In a first-of-its-kind ruling, the Federal Trade Commission (FTC) told data brokerage firm Spokeo it has until tomorrow to hand over $800,000 to the Treasurer of the United States.
The ruling came in a case addressing the sale of personal Internet information for the purpose of job applicant screening. The FTC charged that Spokeo marketed data profiles to companies in the human resources, background screening and recruiting industries without first taking the necessary precautions to protect consumers under the Fair Credit Reporting Act (FCRA).
Specifically, the FTC alleged that Spokeo acted as a consumer reporting agency but failed to ensure that the information they sold was accurate and would be used for legally permissible purposes.The FTC claimed that Spokeo deceived consumers by passing off endorsements of their services on various websites and blogs as independent, when in reality they were being created by Spokeo employees. In addition, the FTC charged that Spokeo had failed to inform users of their consumer reports about certain obligations set forth by the FCRA, including one that required that Spokeo notify consumers if a user took action against a consumer based on information within the report.
The company was given seven days from the date of the FTC’s decision (June 7, 2012) to remove any and all of fake product reviews and endorsements it is alleged have created.

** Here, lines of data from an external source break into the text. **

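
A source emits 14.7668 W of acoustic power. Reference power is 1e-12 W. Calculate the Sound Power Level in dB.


Given values:
  W = 14.7668 W
  W_ref = 1e-12 W
Formula: SWL = 10 * log10(W / W_ref)
Compute ratio: W / W_ref = 14766800000000
Compute log10: log10(14766800000000) = 13.169286
Multiply: SWL = 10 * 13.169286 = 131.69

131.69 dB


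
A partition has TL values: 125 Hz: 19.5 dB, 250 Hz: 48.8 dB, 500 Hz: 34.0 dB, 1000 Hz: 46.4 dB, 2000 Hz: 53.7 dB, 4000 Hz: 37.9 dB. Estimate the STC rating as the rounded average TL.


Given TL values at each frequency:
  125 Hz: 19.5 dB
  250 Hz: 48.8 dB
  500 Hz: 34.0 dB
  1000 Hz: 46.4 dB
  2000 Hz: 53.7 dB
  4000 Hz: 37.9 dB
Formula: STC ~ round(average of TL values)
Sum = 19.5 + 48.8 + 34.0 + 46.4 + 53.7 + 37.9 = 240.3
Average = 240.3 / 6 = 40.05
Rounded: 40

40


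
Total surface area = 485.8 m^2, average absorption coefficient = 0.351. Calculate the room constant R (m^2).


Given values:
  S = 485.8 m^2, alpha = 0.351
Formula: R = S * alpha / (1 - alpha)
Numerator: 485.8 * 0.351 = 170.5158
Denominator: 1 - 0.351 = 0.649
R = 170.5158 / 0.649 = 262.74

262.74 m^2


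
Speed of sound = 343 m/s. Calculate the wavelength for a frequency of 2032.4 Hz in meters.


Given values:
  c = 343 m/s, f = 2032.4 Hz
Formula: lambda = c / f
lambda = 343 / 2032.4
lambda = 0.1688

0.1688 m


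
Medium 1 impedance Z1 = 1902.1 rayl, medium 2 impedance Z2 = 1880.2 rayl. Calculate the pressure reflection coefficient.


Given values:
  Z1 = 1902.1 rayl, Z2 = 1880.2 rayl
Formula: R = (Z2 - Z1) / (Z2 + Z1)
Numerator: Z2 - Z1 = 1880.2 - 1902.1 = -21.9
Denominator: Z2 + Z1 = 1880.2 + 1902.1 = 3782.3
R = -21.9 / 3782.3 = -0.0058

-0.0058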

In a statement, Spokeo did not admit to violating any laws, but ended up agreeing to the settlement with the FTC. “It has never been our intention to act as a consumer reporting agency,” wrote Spokeo Founder and President Harrison Tang. “We have made changes to our site and our internal business practices in order to ensure we don’t infringe upon the FCRA’s important consumer protections, and to ensure an honest and transparent service that will continue to be easy for our customers to use.”

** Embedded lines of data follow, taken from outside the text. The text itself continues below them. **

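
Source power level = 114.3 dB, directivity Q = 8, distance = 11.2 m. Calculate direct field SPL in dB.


Given values:
  Lw = 114.3 dB, Q = 8, r = 11.2 m
Formula: SPL = Lw + 10 * log10(Q / (4 * pi * r^2))
Compute 4 * pi * r^2 = 4 * pi * 11.2^2 = 1576.3255
Compute Q / denom = 8 / 1576.3255 = 0.00507509
Compute 10 * log10(0.00507509) = -22.9456
SPL = 114.3 + (-22.9456) = 91.35

91.35 dB


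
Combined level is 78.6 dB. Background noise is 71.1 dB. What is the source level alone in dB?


Given values:
  L_total = 78.6 dB, L_bg = 71.1 dB
Formula: L_source = 10 * log10(10^(L_total/10) - 10^(L_bg/10))
Convert to linear:
  10^(78.6/10) = 72443596.0075
  10^(71.1/10) = 12882495.5169
Difference: 72443596.0075 - 12882495.5169 = 59561100.4906
L_source = 10 * log10(59561100.4906) = 77.75

77.75 dB


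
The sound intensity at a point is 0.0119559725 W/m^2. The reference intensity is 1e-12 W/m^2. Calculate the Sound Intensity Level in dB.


Given values:
  I = 0.0119559725 W/m^2
  I_ref = 1e-12 W/m^2
Formula: SIL = 10 * log10(I / I_ref)
Compute ratio: I / I_ref = 11955972500
Compute log10: log10(11955972500) = 10.077585
Multiply: SIL = 10 * 10.077585 = 100.78

100.78 dB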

In a phone interview, Spokeo’s chief strategy officer, Emanuel Pleitez said the company never intended to create consumer reports, but that the FTC allegations targeted Spokeo’s former business model. Spokeo did not address the fake product endorsements charge in their official statement, but Pleitez told Threatpost that the reviews had been written at the direction of a former employee, without the knowledge or consent of the company’s management. That individual is no longer employed by Spokeo. Pleitez said that Spokeo reached out to Web sites hosting these fake reviews and had them removed before the FTC guided them to do so.
A small start-up searching for a place in the market, Spokeo thought it found a path to profitability selling data to recruiters and HR departments. However, the company realized quickly that consumer reports was not their niche. Now that Spokeo reached an agreement with commission, it is moving on.
“Now,” Pleitez claimed, “Spokeo is strictly in the business of people search.”